The following types of measurements are supported:
- Remote API testing - the most common, runs a set of plugins to check functionality of a remote API. This ranges from simple ping like testing to more complicated workflows (such as job submission testing) where internal state needs to be persisted.
- Worker node testing - part of the job submission plugins, which deploys a micro-framework that executes the tests on the worker nodes and reports back the results
- Local testing - not used at the moment, but there is a possibility to run a dedicated agent (check_mk agent) to readout local metrics (usually performance metrics such as CPU, disk I/O, etc) and collect/publish it together with the other tests
ETF is currently operated as a service for WLCG experiments and WLCG operations coordination TFs/WGs. The following table summarizes the existing and planned deployments.
|ATLAS, HTTP TF, RFC TF
|prod: etf-atlas-prod.cern.ch/qa: etf-atlas-preprod.cern.ch
|CMS, RFC TF
|prod: etf-cms-prod.cern.ch/qa: etf-cms-preprod.cern.ch
|LHCb, HTTP, RFC, MJF
|prod: etf-lhcb-prod.cern.ch/qa: etf-lhcb-preprod.cern.ch
|Alice, RFC TF
|prod: etf-alice-prod.cern.ch/qa: etf-alice-preprod.cern.ch
|prod: psomd.grid.iu.edu/qa: perfsonar-itb.grid.iu.edu
In addition, there is a central instance that provides an aggregated (site) view for ATLAS, CMS, LHCb and Alice at etf.cern.ch.

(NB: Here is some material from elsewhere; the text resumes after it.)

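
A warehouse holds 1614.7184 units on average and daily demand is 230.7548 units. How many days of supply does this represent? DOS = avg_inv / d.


DOS = 1614.7184 / 230.7548 = 6.9976

6.9976 days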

Each instance (except for central) contains both the new web interface based on check_mk as well as the old legacy
Nagios interface, which is located at
/etf/nagios/. In order to access the instances you’ll need an IGTF complaint
certificate loaded in your browser.
For a list of available plugins/metrics supported by ETF see Plugins Documentation
Preferred support channel for ETF is the WLCG Infrastructure Monitoring GGUS SU (generic SAM support), there is also a direct 3rd level support unit for ETF called WLCG Experiment Probe Submission Framework SU.